[9] RFR(M) 8041984: CompilerThread seems to occupy all CPU in a very rare situation

Tue Oct 14 20:40:35 UTC 2014

On 10/14/14 10:30 AM, David Chase wrote:
> I’m curious about the granularity of the completion-prediction —
> you’re checking every 4 iterations and extrapolating from there.
> Do we know that the times are that uniform, or would we be better off with larger sample sizes?

Yes, I observed uniformly slowly growing times for PARTS of iterations 
and not all iterations. That is why I want to take several samples.
For example first iterations where fast but when array allocation 
objects begin processed time are rapidly growing.
If I take very big sample fast iterations affect the result - delay abort.

I did implementation similar to your "alternate approach" suggestion and 
I saw that the abort happened much later than with current my approach.

> (How long does a single iteration take, anyway?)

As I said one slow iteration may take upto 1 sec. So I want to abort as 
soon as I see a such case (but allow spikes). Taking larger sample sizes 
may delay an abort for several seconds.

>
> And in the sample code, I see the choice of sample size (4) encoded as
>    (next & 3) == 0
>    // Each 4 iterations calculate how much time it will take
>    double time_per_iter = (stop_time - start_time) * 0.25;
>
> why not write this as (say)
>
>    static const int LOG_SAMPLE_SIZE = 2;
>    static const int SAMPLE_SIZE = (1 << LOG_SAMPLE_SIZE);
>    next % SAMPLE_SIZE == 0   // next could be a uint, couldn’t it?
>    double time_per_iter = (stop_time - start_time) * (1.0/SAMPLE_SIZE);
>
> perhaps rewriting 1.0/SAMPLE_SIZE as another static const as necessary
> to get it properly precalculated; I’m not sure what C++ compilers are doing nowadays.

I am optimizing :) by avoiding % and / operations.

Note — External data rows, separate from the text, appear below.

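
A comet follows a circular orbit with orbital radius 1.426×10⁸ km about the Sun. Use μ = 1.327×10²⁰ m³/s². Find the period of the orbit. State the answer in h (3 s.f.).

T ≈ 8160 h

r = 1.426×10⁸ km = 1.426×10¹¹ m.
Kepler's third law: T = 2π√(r³/μ) = 2π√((1.426×10¹¹)³ / 1.327×10²⁰).
r³/μ = 2.185×10¹³ s², so T = 2π × 4.675×10⁶ = 2.937×10⁷ s.
Converting: 2.937×10⁷ s ÷ 3600 = 8159 h.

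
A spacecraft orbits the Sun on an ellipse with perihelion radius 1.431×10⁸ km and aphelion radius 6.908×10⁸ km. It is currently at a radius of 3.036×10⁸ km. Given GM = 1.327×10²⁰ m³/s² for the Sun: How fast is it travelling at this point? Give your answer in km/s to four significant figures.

v ≈ 23.58 km/s

Semi-major axis a = (r_p + r_a)/2 = 4.1695×10⁸ km = 4.170×10¹¹ m.
Vis-viva: v² = μ(2/r − 1/a) = 1.327×10²⁰ × (6.588×10⁻¹² − 2.398×10⁻¹²) = 5.559×10⁸ m²/s².
v = 23580 m/s = 23.58 km/s.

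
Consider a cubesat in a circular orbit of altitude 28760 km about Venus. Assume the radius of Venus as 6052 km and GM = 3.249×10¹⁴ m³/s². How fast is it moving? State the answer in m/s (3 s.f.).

v ≈ 3050 m/s

r = 6052 + 28760 = 34812 km = 3.4812×10⁷ m.
For a circular orbit v = √(μ/r) = √(3.249×10¹⁴ / 3.481×10⁷) = √(9.333×10⁶) = 3055 m/s.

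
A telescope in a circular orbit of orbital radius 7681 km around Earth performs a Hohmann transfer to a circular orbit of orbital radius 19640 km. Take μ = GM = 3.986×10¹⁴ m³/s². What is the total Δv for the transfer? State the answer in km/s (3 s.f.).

r₁ = 7681 km = 7.681×10⁶ m.
r₂ = 19640 km = 1.964×10⁷ m.
Transfer ellipse a_t = (r₁ + r₂)/2 = 1.366×10⁷ m.
At r₁: circular v_c1 = √(μ/r₁) = 7204 m/s; transfer-perigee v_p = √[μ(2/r₁ − 1/a_t)] = 8638 m/s.
Δv₁ = v_p − v_c1 = 1434 m/s.
At r₂: circular v_c2 = √(μ/r₂) = 4505 m/s; transfer-apogee v_a = √[μ(2/r₂ − 1/a_t)] = 3378 m/s.
Δv₂ = v_c2 − v_a = 1127 m/s.
Total Δv = Δv₁ + Δv₂ = 2561 m/s = 2.561 km/s.

Δv_total ≈ 2.56 km/s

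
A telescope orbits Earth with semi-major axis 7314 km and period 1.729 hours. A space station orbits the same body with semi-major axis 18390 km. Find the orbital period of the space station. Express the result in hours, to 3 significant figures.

Kepler's third law: T² ∝ a³, so T₂ = T₁ (a₂/a₁)^(3/2).
a₂/a₁ = 2.514, (a₂/a₁)^(3/2) = 3.987.
T₂ = 1.729 × 3.987 = 6.893 hours.

T₂ ≈ 6.89 hours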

But I agree and can 
add SAMPLE_SIZE constant so code can be more clear.

Thanks,
Vladimir

>
> An alternate approach would be to compute the overall rate thus far, checking at
> (say) iterations 4, 8, 16, 32, etc and computing the average from there, starting
> at whatever power of two is a decent fraction of the iterations needed to timeout.
>
> e.g., don’t reset start_time, just compute elapsed at each sample:
>
> if ((next & (ptwo - 1) == 0) {
>    time.stop();
>    double elapsed = time.seconds() - start_time;
>    double projected = elapsed * (double) java_objects_length / next;
>
> Or you can compute a java_objects_length that would surely lead to failure, and
> always do that (fast, integer) comparison:
>    ...
>    unsigned int length_bound = (int) next * (CG_BUILD_TIME_LIMIT / elapsed)
>    …
>    if (java_objects_length > length_bound) { … timeout
>
> David
>
> On 2014-10-10, at 11:41 PM, Vladimir Kozlov <vladimir.kozlov at oracle.com> wrote:
>
>> https://bugs.openjdk.java.net/browse/JDK-8041984
>> http://cr.openjdk.java.net/~kvn/8041984/webrev/
>>
>> Next method puts C2's EA to its knees:
>>
>> com.graphhopper.coll.GHLongIntBTree$BTreeEntry::put()
>>
>> https://github.com/karussell/graphhopper/blob/master/core/src/main/java/com/graphhopper/coll/GHLongIntBTree.java
>>
>> It shows that current EA connection graph build code is very inefficient when a graph has a lot of connections (edges).
>>
>> With inlining the BTreeEntry::put() method has about 100 allocations from which about 80 are arrays allocations. Most of them are object arrays which are generated by Arrays.copyOf(). After number of edges in EA Connection Graph reaches about 50000 it takes more then 1 sec to find all nodes which reference an allocation.
>>
>> Current EA code has bailout by timeout from graph building code. But the timeout (30 sec for product VM) is checked only after all object nodes are processed. So it may take > 2 mins before EA is aborted:
>>
>> <phase name='connectionGraph' nodes='18787' live='10038' stamp='4.417'>
>> <connectionGraph_bailout reason='reached time limit'/>
>> <phase_done name='connectionGraph' nodes='18787' live='10038' stamp='150.967'/>
>>
>> Also ConnectionGraph::add_java_object_edges() method does not check the presence of a node when it adds new one to the worklist (in add_to_worklist() method). Which leads to hundreds MB of used by EA memory when BTreeEntry::put() is processed.
>>
>> To address issues new timeout checks were added.
>> New _pidx index field is added to graph's nodes and VectorSet is used to reduce size of worklist in add_java_object_edges() method.
>>
>> Escaping node CreateEx is mapped phantom_obj to reduce number of process objects in connection graph. We do the same for other escaping objects.
>>
>> Tested with graphhopper server application:
>>
>> <phase name='connectionGraph' nodes='18787' live='10038' stamp='6.829'>
>> <connectionGraph_bailout reason='reached time limit'/>
>> <phase_done name='connectionGraph' nodes='18787' live='10038' stamp='22.355'/>
>>
>> Thanks,
>> Vladimir
>